1 June 2017 Edition
Sri Lanka’s massacres of Tamils marked on 18 May, ‘Mullivaikkal Remembrance Day’
TAMIL EXILES were in Belfast and Derry on 18 May for ‘Mullivaikkal Remembrance Day’, marking the anniversary of the bloody massacres carried out by the Sri Lankan Army in May 2009 as it crushed the Tamil struggle for an independent homeland, slaughtering as many as 70,000 Tamils, mostly civilians.
Mullivaikkal Remembrance Day takes its name from a village on the north-east coast of Sri Lanka which was the scene of the final action of the conflict on 18 May 2009.
The Sri Lankan Government celebrates 18 May as ‘Victory Day’.
Sri Lanka (formerly Ceylon) gained its independence from Britain in 1948 but the Tamil minority was marginalised and politically disenfranchised by the larger Sinhalese population, fuelling the campaign for a separate state called Tamil Eelam in the northern and eastern parts of the island.
Headline-grabbing armed resistance to the Sri Lankan regime came mainly in the form of the Liberation Tigers of Tamil Eelam (LTTE), popularly known as the Tamil Tigers.
The bloodbath was carried out by the Sinhalese-dominated Sri Lankan military as it pursued the total destruction of the Tamil Tigers.
The huge Sri Lankan military offensive also ruthlessly targeted Tamil civilians sheltering in an area declared a “Free Fire Zone” and led to former UN spokesperson Gordon Weiss accusing the Sri Lankan Government and its armed forces of war crimes.
Channel 4 has also produced a number of exposés, including (by Jon Snow) Sri Lanka’s Killing Fields, which Channel 4 describes as “a forensic investigation into the final weeks of the Sri Lankan civil war, including new video evidence of war crimes”.

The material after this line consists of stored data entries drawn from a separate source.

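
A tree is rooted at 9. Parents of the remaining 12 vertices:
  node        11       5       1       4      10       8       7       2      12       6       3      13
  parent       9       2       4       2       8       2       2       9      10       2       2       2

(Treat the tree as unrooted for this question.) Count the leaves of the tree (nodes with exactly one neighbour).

8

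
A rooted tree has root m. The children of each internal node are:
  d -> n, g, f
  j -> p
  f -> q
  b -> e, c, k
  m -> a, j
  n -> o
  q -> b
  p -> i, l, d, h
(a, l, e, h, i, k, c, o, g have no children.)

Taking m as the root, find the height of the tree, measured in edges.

e sits deepest: m – j – p – d – f – q – b – e — 7 edges from the root.

7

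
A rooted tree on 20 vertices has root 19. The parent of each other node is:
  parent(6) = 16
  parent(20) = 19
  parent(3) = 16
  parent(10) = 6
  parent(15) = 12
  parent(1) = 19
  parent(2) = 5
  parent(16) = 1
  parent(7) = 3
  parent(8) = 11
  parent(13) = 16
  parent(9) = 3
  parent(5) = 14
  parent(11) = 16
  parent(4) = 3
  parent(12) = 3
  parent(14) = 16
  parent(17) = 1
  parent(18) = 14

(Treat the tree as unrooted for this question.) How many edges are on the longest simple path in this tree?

BFS from 15 reaches 2 last, at distance 6; BFS from 2 confirms no node is farther.
Path: 15–12–3–16–14–5–2.

6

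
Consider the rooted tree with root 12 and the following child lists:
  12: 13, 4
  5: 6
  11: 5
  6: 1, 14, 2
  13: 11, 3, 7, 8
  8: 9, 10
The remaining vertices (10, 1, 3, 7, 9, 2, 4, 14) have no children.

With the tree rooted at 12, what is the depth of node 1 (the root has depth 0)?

Climbing from 1 to the root: 1–6–5–11–13–12. That's 5 steps.

5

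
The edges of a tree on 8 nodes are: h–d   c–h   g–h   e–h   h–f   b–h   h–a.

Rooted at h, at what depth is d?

h → d — 1 edges.

1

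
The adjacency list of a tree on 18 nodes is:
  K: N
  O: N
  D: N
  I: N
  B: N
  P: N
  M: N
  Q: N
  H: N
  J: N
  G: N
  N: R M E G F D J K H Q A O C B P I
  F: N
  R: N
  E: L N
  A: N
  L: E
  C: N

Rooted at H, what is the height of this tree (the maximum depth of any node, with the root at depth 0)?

3

The longest root-to-leaf path is H-N-E-L (3 edges).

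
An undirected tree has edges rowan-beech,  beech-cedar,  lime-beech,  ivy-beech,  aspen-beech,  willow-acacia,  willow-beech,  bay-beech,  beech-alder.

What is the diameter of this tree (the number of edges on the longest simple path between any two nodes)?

3

BFS from acacia reaches alder last, at distance 3; BFS from alder confirms no node is farther.
Path: acacia-willow-beech-alder.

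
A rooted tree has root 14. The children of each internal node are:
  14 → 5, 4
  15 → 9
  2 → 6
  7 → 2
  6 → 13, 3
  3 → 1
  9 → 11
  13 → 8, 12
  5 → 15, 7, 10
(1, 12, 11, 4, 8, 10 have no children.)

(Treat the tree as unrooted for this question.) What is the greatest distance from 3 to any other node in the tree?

A farthest node from 3 is 11.
The path 3–6–2–7–5–15–9–11 has 7 edges.

7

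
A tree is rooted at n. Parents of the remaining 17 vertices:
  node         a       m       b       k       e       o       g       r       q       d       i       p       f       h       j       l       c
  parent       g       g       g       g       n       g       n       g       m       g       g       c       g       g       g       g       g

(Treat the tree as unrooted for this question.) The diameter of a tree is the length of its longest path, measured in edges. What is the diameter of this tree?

4

A longest path is e-n-g-c-p, with 4 edges.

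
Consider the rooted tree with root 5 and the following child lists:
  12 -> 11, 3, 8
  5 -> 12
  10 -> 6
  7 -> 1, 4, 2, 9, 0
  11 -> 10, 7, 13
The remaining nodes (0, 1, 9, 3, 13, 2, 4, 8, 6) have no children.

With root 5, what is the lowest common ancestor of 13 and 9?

11

13's ancestor chain is 13, 11, 12, 5 and 9's is 9, 7, 11, 12, 5; they first meet at 11.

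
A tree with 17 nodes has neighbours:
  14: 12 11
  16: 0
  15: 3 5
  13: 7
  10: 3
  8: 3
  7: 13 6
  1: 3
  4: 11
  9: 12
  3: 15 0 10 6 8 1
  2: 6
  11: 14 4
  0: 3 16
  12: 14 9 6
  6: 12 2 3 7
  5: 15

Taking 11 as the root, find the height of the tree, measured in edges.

6

A deepest node is 16, reached by 11 → 14 → 12 → 6 → 3 → 0 → 16.
That path has 6 edges, so the height is 6.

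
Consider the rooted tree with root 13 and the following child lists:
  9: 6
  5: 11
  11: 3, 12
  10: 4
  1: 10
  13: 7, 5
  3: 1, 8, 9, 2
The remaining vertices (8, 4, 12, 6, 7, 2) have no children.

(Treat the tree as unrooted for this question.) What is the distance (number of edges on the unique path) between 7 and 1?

5

7–13–5–11–3–1: 5 edges.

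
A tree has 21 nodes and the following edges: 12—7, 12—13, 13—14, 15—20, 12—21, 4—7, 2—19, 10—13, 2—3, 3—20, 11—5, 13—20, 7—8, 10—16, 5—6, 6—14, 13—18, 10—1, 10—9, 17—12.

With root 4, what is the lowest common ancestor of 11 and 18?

13

Ancestors of 11 (toward the root): 11, 5, 6, 14, 13, 12, 7, 4.
Ancestors of 18: 18, 13, 12, 7, 4.
The deepest node appearing in both lists is 13.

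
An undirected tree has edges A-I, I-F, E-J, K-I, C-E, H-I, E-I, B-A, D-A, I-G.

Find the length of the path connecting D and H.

3

D–A–I–H: 3 edges.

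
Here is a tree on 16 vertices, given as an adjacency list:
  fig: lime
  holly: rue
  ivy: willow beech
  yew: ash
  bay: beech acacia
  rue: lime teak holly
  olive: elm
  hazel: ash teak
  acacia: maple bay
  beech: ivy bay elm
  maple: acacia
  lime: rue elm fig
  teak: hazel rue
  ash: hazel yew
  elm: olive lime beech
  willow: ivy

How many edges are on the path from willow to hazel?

The path is willow–ivy–beech–elm–lime–rue–teak–hazel, which has 7 edges.

7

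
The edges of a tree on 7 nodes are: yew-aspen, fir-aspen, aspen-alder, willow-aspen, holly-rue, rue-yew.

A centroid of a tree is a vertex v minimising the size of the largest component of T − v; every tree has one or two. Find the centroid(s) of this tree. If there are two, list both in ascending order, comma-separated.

aspen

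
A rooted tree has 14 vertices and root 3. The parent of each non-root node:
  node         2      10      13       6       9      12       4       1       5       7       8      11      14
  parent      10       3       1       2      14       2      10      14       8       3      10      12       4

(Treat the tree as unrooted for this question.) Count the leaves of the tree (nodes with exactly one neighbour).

Exactly 6 nodes have a single neighbour: 5, 6, 7, 9, 11, 13.

6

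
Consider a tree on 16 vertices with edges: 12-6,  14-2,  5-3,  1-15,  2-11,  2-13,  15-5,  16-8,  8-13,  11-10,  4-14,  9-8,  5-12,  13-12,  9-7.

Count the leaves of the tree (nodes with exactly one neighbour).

7

Degree-1 nodes: 1, 3, 4, 6, 7, 10, 16 — 7 of them.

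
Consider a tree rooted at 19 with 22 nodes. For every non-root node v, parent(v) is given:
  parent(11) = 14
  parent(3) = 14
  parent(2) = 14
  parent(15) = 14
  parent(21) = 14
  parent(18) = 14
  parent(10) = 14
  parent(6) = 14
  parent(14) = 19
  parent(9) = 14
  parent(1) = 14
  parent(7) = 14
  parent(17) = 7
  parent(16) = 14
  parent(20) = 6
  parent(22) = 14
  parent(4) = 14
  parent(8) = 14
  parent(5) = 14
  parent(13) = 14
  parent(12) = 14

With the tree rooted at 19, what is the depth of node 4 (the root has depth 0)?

19 – 14 – 4 — 2 edges.

2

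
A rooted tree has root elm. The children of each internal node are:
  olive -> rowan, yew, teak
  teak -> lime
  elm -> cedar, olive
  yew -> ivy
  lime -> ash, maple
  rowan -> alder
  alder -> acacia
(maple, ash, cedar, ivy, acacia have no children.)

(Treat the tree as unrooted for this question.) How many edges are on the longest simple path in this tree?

6

Starting from acacia, a farthest node is maple at distance 6.
One longest path: acacia – alder – rowan – olive – teak – lime – maple.
So the diameter is 6.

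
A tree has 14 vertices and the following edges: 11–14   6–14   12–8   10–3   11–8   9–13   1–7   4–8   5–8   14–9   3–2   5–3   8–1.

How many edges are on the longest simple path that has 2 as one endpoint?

Distances from 2 peak at 7, attained at 13.
2 – 3 – 5 – 8 – 11 – 14 – 9 – 13

7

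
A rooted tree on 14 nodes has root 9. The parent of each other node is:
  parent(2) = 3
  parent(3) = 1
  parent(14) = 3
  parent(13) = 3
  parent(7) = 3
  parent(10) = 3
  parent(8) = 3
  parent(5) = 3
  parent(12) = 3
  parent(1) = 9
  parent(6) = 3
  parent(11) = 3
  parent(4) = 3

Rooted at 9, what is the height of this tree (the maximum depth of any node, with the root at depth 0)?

A deepest node is 13, reached by 9–1–3–13.
That path has 3 edges, so the height is 3.

3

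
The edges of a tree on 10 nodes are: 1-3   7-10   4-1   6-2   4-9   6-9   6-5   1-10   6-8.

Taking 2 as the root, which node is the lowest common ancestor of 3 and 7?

Path 3→root: 3 1 4 9 6 2; path 7→root: 7 10 1 4 9 6 2.
First common node: 1.

1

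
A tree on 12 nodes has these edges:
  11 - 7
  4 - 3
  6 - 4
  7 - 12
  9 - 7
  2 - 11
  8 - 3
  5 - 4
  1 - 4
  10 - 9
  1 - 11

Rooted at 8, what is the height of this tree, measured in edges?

7

A deepest node is 10, reached by 8–3–4–1–11–7–9–10.
That path has 7 edges, so the height is 7.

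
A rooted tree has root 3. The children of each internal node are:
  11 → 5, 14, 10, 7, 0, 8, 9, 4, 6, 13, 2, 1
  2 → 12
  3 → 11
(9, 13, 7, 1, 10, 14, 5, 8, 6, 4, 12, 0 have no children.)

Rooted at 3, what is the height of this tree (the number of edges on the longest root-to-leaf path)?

A deepest node is 12, reached by 3 – 11 – 2 – 12.
That path has 3 edges, so the height is 3.

3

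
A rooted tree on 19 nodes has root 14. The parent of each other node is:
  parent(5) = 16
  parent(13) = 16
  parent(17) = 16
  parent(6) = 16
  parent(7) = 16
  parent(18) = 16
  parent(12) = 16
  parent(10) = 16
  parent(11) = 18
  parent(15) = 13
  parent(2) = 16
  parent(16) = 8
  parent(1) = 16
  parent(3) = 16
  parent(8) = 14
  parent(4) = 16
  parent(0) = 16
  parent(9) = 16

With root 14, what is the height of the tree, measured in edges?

4

A deepest node is 11, reached by 14 → 8 → 16 → 18 → 11.
That path has 4 edges, so the height is 4.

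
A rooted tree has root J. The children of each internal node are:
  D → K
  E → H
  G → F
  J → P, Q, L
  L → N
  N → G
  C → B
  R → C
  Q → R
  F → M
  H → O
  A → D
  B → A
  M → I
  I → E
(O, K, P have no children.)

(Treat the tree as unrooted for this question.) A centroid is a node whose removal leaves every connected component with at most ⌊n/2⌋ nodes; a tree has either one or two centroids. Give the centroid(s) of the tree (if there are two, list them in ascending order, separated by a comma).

J, L

Delete J: the remaining components have sizes 9, 7, 1. Max 9 ≤ 9, so J is a centroid.
Its neighbour L also leaves a largest component of size 9, so both are centroids.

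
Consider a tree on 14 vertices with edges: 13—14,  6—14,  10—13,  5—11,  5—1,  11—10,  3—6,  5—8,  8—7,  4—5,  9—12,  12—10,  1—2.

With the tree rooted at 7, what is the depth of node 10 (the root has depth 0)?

Path from 7 to 10: 7–8–5–11–10, which has 4 edges.

4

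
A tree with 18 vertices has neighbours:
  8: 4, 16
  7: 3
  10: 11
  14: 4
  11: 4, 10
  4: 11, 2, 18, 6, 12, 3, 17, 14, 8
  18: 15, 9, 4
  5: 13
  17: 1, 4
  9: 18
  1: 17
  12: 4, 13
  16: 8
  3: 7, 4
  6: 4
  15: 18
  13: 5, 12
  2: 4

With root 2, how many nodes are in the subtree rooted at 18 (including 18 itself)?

18's subtree: {18, 15, 9}, size 3.

3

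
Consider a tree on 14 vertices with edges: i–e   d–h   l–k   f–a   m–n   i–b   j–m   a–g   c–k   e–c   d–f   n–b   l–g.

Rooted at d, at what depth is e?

7

Path from d to e: d → f → a → g → l → k → c → e, which has 7 edges.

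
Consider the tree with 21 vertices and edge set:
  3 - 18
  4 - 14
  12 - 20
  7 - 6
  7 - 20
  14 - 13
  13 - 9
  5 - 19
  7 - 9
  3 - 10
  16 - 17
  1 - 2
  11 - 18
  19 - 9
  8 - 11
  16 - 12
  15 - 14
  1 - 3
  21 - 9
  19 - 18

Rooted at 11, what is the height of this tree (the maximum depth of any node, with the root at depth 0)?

The longest root-to-leaf path is 11 → 18 → 19 → 9 → 7 → 20 → 12 → 16 → 17 (8 edges).

8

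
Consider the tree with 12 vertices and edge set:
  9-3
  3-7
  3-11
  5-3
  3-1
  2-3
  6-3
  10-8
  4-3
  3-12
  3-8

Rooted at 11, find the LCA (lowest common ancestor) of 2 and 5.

3

Ancestors of 2 (toward the root): 2, 3, 11.
Ancestors of 5: 5, 3, 11.
The deepest node appearing in both lists is 3.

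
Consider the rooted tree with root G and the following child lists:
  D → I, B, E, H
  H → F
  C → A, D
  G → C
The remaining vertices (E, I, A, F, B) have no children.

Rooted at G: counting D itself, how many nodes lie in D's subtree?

D's subtree: {D, I, H, B, E, F}, size 6.

6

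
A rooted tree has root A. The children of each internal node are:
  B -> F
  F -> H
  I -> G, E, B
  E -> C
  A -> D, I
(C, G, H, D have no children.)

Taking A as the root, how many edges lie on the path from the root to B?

2

Climbing from B to the root: B → I → A. That's 2 steps.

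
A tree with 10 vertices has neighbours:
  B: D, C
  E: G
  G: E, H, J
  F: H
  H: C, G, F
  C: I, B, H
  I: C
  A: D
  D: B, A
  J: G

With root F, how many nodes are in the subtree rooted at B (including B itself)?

B's subtree: {B, D, A}, size 3.

3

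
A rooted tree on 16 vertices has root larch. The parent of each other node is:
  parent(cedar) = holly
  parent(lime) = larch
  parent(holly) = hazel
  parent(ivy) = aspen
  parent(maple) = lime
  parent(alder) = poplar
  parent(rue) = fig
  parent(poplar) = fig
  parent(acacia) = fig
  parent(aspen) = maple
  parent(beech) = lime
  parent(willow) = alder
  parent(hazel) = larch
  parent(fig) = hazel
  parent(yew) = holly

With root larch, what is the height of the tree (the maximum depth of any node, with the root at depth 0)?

5

A deepest node is willow, reached by larch–hazel–fig–poplar–alder–willow.
That path has 5 edges, so the height is 5.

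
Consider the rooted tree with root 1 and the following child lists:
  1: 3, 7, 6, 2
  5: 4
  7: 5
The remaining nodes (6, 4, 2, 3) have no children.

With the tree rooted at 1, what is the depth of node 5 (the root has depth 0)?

Climbing from 5 to the root: 5–7–1. That's 2 steps.

2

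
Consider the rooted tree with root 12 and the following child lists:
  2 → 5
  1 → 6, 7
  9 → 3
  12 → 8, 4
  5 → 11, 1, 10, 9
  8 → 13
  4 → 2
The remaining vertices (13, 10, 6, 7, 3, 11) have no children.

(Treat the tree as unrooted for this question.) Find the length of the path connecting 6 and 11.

3

The path is 6 - 1 - 5 - 11, which has 3 edges.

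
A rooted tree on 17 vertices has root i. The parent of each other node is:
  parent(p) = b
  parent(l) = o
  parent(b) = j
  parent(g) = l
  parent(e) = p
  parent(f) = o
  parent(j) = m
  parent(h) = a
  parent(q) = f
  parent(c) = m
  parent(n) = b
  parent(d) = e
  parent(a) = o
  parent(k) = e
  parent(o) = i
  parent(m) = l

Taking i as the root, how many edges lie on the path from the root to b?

5

Path from i to b: i – o – l – m – j – b, which has 5 edges.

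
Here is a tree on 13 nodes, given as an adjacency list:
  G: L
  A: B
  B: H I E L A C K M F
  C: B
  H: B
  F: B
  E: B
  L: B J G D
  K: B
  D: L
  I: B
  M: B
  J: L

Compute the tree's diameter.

3

BFS from D reaches E last, at distance 3; BFS from E confirms no node is farther.
Path: D-L-B-E.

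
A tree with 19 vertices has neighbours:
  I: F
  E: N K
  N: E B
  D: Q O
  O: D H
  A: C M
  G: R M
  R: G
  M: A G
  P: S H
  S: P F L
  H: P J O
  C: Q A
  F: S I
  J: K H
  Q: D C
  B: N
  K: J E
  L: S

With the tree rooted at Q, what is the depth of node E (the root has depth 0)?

Climbing from E to the root: E → K → J → H → O → D → Q. That's 6 steps.

6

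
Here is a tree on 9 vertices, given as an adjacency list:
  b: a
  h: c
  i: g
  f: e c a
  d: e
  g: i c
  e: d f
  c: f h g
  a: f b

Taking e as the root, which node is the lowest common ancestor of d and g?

e

Ancestors of d (toward the root): d, e.
Ancestors of g: g, c, f, e.
The deepest node appearing in both lists is e.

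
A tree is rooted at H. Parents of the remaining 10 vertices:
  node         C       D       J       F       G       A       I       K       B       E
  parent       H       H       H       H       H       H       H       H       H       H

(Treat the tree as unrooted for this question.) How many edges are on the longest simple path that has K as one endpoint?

Distances from K peak at 2, attained at F (I, C, E, B, J, D, A, G also at distance 2).
K – H – F

2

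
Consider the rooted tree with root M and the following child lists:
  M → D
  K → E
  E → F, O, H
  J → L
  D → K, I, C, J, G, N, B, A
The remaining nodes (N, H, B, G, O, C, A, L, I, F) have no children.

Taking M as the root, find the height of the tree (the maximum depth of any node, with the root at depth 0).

A deepest node is F, reached by M → D → K → E → F.
That path has 4 edges, so the height is 4.

4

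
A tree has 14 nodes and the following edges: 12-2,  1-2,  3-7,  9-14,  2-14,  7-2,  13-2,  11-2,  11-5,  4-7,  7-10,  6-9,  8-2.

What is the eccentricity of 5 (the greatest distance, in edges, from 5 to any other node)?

5

The node farthest from 5 is 6, via 5–11–2–14–9–6 — 5 edges.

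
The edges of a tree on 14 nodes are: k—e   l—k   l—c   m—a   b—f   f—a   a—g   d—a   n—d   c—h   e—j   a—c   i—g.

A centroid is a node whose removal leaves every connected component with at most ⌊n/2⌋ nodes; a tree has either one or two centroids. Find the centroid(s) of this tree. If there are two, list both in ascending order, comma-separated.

Delete a: the remaining components have sizes 6, 2, 2, 2, 1. Max 6 ≤ 7, so a is a centroid.
Every other node leaves some component of size > 7, so the centroid is unique.

a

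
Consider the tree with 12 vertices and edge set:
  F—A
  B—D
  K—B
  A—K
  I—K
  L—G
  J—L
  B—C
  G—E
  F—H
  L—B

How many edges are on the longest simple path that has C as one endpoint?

A farthest node from C is H.
The path C – B – K – A – F – H has 5 edges.

5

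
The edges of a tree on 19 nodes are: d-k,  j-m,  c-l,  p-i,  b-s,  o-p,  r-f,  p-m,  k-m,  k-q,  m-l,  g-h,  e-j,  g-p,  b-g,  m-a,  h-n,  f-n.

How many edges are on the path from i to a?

3

Walking from i: i - p - m - a. Length 3.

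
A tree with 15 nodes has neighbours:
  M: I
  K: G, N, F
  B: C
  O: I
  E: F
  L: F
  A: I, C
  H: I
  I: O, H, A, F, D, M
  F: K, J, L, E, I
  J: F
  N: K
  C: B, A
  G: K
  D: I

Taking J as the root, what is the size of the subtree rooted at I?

The subtree rooted at I contains: I, H, A, M, D, O, C, B — 8 nodes.

8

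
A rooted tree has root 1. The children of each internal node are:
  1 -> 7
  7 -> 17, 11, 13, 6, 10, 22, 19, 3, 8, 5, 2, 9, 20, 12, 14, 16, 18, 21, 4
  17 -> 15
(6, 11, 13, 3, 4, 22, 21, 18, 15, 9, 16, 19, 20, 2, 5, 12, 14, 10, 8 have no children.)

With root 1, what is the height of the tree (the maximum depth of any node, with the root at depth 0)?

3

A deepest node is 15, reached by 1–7–17–15.
That path has 3 edges, so the height is 3.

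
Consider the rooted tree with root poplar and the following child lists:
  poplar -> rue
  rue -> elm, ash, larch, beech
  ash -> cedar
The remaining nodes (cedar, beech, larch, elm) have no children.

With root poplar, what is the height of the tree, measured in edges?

3

The longest root-to-leaf path is poplar–rue–ash–cedar (3 edges).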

A spokesperson for the Tamil group visiting Belfast and Derry, Jude Lal Fernando (who, incidentally, is Sinhalese), told An Phoblacht
“Just as loyalism served to internalise British interests within Ireland, Sinhala supremacism was groomed by the British to assist their colonial control of the Indian subcontinent.”
The Dublin-based activist explained how after the ‘shoot-to-kill’ ambushes by the paramilitary Royal Ulster Constabulary in County Armagh in 1982, Sri Lanka set up its own police commando unit with British help. The Sri Lankan Special Task Force (STF) was trained by SAS veterans.
Among those hosting the Tamil group were Sinn Féin, the National Graves Association, Coiste na nIarchmimí, the human rights campaign groups Relatives for Justice (RFJ) and Pat Finucane Centre (PFC), the Irish Forum for Peace in Sri Lanka, and the International Human Rights Association-Bremen.